Сидеть на корме, потягивать воображаемую трубку, представлять рискованным, небезопасным морской поход на плоскодонке, вспоминать мудрый разговор перед отплытием и знать, что еще долог первый возраст детства, — ни с чем не сравнимо все это. Сиди, слушай плеск весел, легкий, как хлопок в ладоши, поглядывай на приближающуюся и все еще далекую сушу, надейся на силу рук гребца и говори себе, что прав отец Геннадия, что каждый, кто отправляется в плавание, действительно готов придавать этому невероятную значительность. Ты мореход, ты сейчас не на днепровском море, а бог весть где!

Размечтавшись до того, что почти смежаться стали глаза, Степик на некоторое время даже позабыл о Геннадии, потом очнулся, увидел друга, мерно раскачивающегося за веслами, захотел сменить его, но почему-то и рта не раскрыл, ничего не сказал другу, снова впал в мечтательность.

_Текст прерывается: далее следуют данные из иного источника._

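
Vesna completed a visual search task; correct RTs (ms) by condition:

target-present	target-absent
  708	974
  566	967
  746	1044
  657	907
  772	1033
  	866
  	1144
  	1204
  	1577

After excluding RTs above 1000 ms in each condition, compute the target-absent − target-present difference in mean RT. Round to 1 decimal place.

238.7 ms

target-absent: exclude 1044, 1033, 1144, 1204, 1577
M(target-present) = 3449/5 = 689.800
M(target-absent) = 3714/4 = 928.500
Difference = 928.500 − 689.800 = 238.700 ms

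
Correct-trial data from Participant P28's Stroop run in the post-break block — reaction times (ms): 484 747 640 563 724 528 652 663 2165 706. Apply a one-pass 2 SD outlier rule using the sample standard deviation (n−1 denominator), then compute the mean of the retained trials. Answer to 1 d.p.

n = 10, ΣRT = 7872, M = 787.200
Σ(x−M)² = 2175289.60; s = √(2175289.60/9) = 491.629
Cutoffs: 787.200 ± 2·491.629 → [-196.1, 1770.5]
Outside: 2165 → excluded.
Retained (n=9): Σ = 5707, mean = 5707/9 = 634.111

634.1 ms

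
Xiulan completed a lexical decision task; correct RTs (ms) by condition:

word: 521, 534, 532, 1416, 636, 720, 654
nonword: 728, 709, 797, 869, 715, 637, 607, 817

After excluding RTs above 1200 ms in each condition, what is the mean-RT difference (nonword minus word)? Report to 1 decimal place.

word: exclude 1416
M(word) = 3597/6 = 599.500
M(nonword) = 5879/8 = 734.875
Difference = 734.875 − 599.500 = 135.375 ms

135.4 ms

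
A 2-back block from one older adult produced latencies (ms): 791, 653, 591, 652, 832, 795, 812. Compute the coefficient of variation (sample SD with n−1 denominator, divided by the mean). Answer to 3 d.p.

0.132

n = 7, Σ = 5126, M = 732.2857
Σ(x−M)² = 56371.429; s = √(56371.429/6) = 96.9290
CV = 96.9290 / 732.2857 = 0.13237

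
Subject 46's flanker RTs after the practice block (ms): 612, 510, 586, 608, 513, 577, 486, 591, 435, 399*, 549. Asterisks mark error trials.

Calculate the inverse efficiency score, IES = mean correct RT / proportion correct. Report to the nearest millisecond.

601 ms

Correct trials (n=10): 612, 510, 586, 608, 513, 577, 486, 591, 435, 549
Mean correct RT = 5467/10 = 546.7000 ms
Proportion correct = 10/11
IES = 546.7000 / (10/11) = 601.370 ms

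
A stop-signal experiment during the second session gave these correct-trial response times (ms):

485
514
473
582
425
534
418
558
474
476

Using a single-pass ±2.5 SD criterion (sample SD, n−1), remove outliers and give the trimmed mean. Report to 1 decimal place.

493.9 ms

n = 10, ΣRT = 4939, M = 493.900
Σ(x−M)² = 25622.90; s = √(25622.90/9) = 53.357
Cutoffs: 493.900 ± 2.5·53.357 → [360.5, 627.3]
No RTs fall outside the cutoffs; all 10 retained. Mean = 4939/10 = 493.900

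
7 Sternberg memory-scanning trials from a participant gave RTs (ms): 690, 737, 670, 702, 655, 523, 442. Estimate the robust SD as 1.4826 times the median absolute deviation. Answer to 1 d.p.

Sorted: 442, 523, 655, 670, 690, 702, 737 → median = 670
|x − 670| sorted: 0, 15, 20, 32, 67, 147, 228 → MAD = 32
Robust SD ≈ 1.4826 × 32 = 47.443

47.4 ms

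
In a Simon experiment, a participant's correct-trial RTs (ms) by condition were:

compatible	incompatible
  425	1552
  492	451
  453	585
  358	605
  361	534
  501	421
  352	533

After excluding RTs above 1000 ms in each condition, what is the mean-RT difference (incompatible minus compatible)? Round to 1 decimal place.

101.2 ms

incompatible: exclude 1552
M(compatible) = 2942/7 = 420.286
M(incompatible) = 3129/6 = 521.500
Difference = 521.500 − 420.286 = 101.214 ms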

Он знал и видел, что пора сменить Геннадия, самому перебраться к веслам, но медлил, медлил, а потом уже, когда лодка подходила к открывшейся суше, к лесу, Степик протянул было свои руки в перчатках, попытался было приподняться, но Геннадий угрюмо, с раздражительностью усталого человека отказался от помощи:

— Сиди, Степик, сиди. Я сам. Да и между деревьев несподручно тебе…

И правда, уже к затопленным водою деревьям подбиралась лодка, теперь надо петлять меж деревьями, все время менять курс плоскодонного корабля, а ему, Степику, невысокому, узкоплечему, труднее справляться с этим. Степик на мгновение укорил себя тем, что вовремя не помог дружку, но и тут же простил себя, щедро пообещав самому себе не выпускать на обратном пути весел из рук. Ничего особенного, он продержится за веслами хоть полдня!

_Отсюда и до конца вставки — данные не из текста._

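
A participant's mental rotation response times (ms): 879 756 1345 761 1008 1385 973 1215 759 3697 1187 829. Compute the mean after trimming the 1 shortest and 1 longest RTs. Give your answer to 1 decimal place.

1034.1 ms

Sorted: 756, 759, 761, 829, 879, 973, 1008, 1187, 1215, 1345, 1385, 3697
Drop lowest 1 (756) and highest 1 (3697)
Remaining (n=10): Σ = 10341, mean = 10341/10 = 1034.100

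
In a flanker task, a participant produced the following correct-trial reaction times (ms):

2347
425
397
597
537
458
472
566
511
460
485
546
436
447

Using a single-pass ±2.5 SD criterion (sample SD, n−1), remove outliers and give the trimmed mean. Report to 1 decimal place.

487.5 ms

n = 14, ΣRT = 8684, M = 620.286
Σ(x−M)² = 3253730.86; s = √(3253730.86/13) = 500.287
Cutoffs: 620.286 ± 2.5·500.287 → [-630.4, 1871.0]
Outside: 2347 → excluded.
Retained (n=13): Σ = 6337, mean = 6337/13 = 487.462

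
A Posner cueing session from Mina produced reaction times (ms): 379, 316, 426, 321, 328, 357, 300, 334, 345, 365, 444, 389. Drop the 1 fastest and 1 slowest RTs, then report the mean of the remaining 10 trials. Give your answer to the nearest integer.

356 ms

Sorted: 300, 316, 321, 328, 334, 345, 357, 365, 379, 389, 426, 444
Drop lowest 1 (300) and highest 1 (444)
Remaining (n=10): Σ = 3560, mean = 3560/10 = 356.000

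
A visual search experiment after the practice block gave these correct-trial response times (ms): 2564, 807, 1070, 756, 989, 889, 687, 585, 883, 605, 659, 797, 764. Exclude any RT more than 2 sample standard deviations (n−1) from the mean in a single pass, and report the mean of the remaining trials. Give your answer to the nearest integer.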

Кора молодых берез, сосен, кленов казалась нежной, сафьяновой, кора старых берез, сосен, кленов казалась кирзовой, и хотелось коснуться каждого омываемого водою дерева, но едва Степик протягивал руку в сторону, как Геннадий уводил плоскодонный корабль в другую сторону. Ему, Геннадию, приходилось то и дело оборачиваться, обходить деревья и макушки кустов, а Степик в это время воображал, что сейчас врежется корабль в ствол, что только его, Степика, предостережение спасет корабль от крушения, и он покрикивал тревожно и отрывисто:

— Лево руля! Право руля!

И Геннадий исправно исполнял его команды.

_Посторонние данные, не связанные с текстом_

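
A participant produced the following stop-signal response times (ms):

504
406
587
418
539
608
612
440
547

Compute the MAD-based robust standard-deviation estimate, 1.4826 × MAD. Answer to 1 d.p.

102.3 ms

Sorted: 406, 418, 440, 504, 539, 547, 587, 608, 612 → median = 539
|x − 539| sorted: 0, 8, 35, 48, 69, 73, 99, 121, 133 → MAD = 69
Robust SD ≈ 1.4826 × 69 = 102.299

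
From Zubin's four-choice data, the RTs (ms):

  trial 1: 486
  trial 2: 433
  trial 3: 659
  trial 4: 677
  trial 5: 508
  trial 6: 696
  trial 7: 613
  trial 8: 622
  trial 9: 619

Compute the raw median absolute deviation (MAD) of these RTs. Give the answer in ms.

Sorted: 433, 486, 508, 613, 619, 622, 659, 677, 696 → median = 619
|x − 619|: 133, 186, 40, 58, 111, 77, 6, 3, 0
Sorted deviations: 0, 3, 6, 40, 58, 77, 111, 133, 186 → MAD = 58

58 ms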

Он только не сдержал усмешки, немногословный и неулыбчивый друг, и Степик, покоробленный его усмешкой, подумал о том, как мало еще он знает своего друга и как непонятна его усмешка сейчас, в критическую минуту.

— Лево руля! Лево! — спохватился он, напоминая Геннадию об опасности, уберегая корабль от крушения.

— Лево руля! Лево! — спохватился Степик, напоминая Геннадию об опасности…

Но Геннадий и без того умело выгребал, приближал корабль к суше, к неведомой земле, где ждали их безлюдье и скоротечная, однодневная жизнь вдали от города, на берегу апрельского моря, и они оба так тянулись к новой земле, что, едва ткнулась лодка в берег, сразу же, хватая ружья, побежали по этой новой земле, по сырой почве, увязая в своих резиновых ботфортах.

— Спички… спички не забыл? — жалко воскликнул Степик, единственно ради того, чтобы Геннадий замедлил шаг и чтобы он, Степик, торил тропу, ступал первым по греющейся на солнце и прорастающей юной травою земле.

«Необитаемая земля, — ликовал Степик, устремляясь в чащу. — Необитаемая земля!» И он, уже первым ступая по слежавшейся скользкой прошлогодней листве, осматриваясь опасливо, укрощая шумное свое дыхание, опять стал воображать о невероятном — о том, как они, быть может, заблудятся в апрельском лесу и как ему, Степику, придется выводить друга к апрельскому морю. Измотаются, изорвут одежду, будут напрасно палить в небо, взывать к людям на этом безлюдье, а потом все же выйдут к апрельскому морю, уже не имея сил грести и плыть!

Но все же, как ни настораживали всякие невероятности, а никак не удержаться от искушения рваться, брести в глубь пробужденного леса, навстречу беде. Туда, туда, в чащу, через голые, хлещущие по резиновым сапогам кустарники, через ртутные от студеной воды бесчисленные маленькие, точно многократно увеличенная капля, озерца! Лишь пожалел Степик, обернувшись на зов дружка, что остаются на коричневой палой листве глубокие вмятины и что по этим следам обязательно найдешь апрельское море и корабль.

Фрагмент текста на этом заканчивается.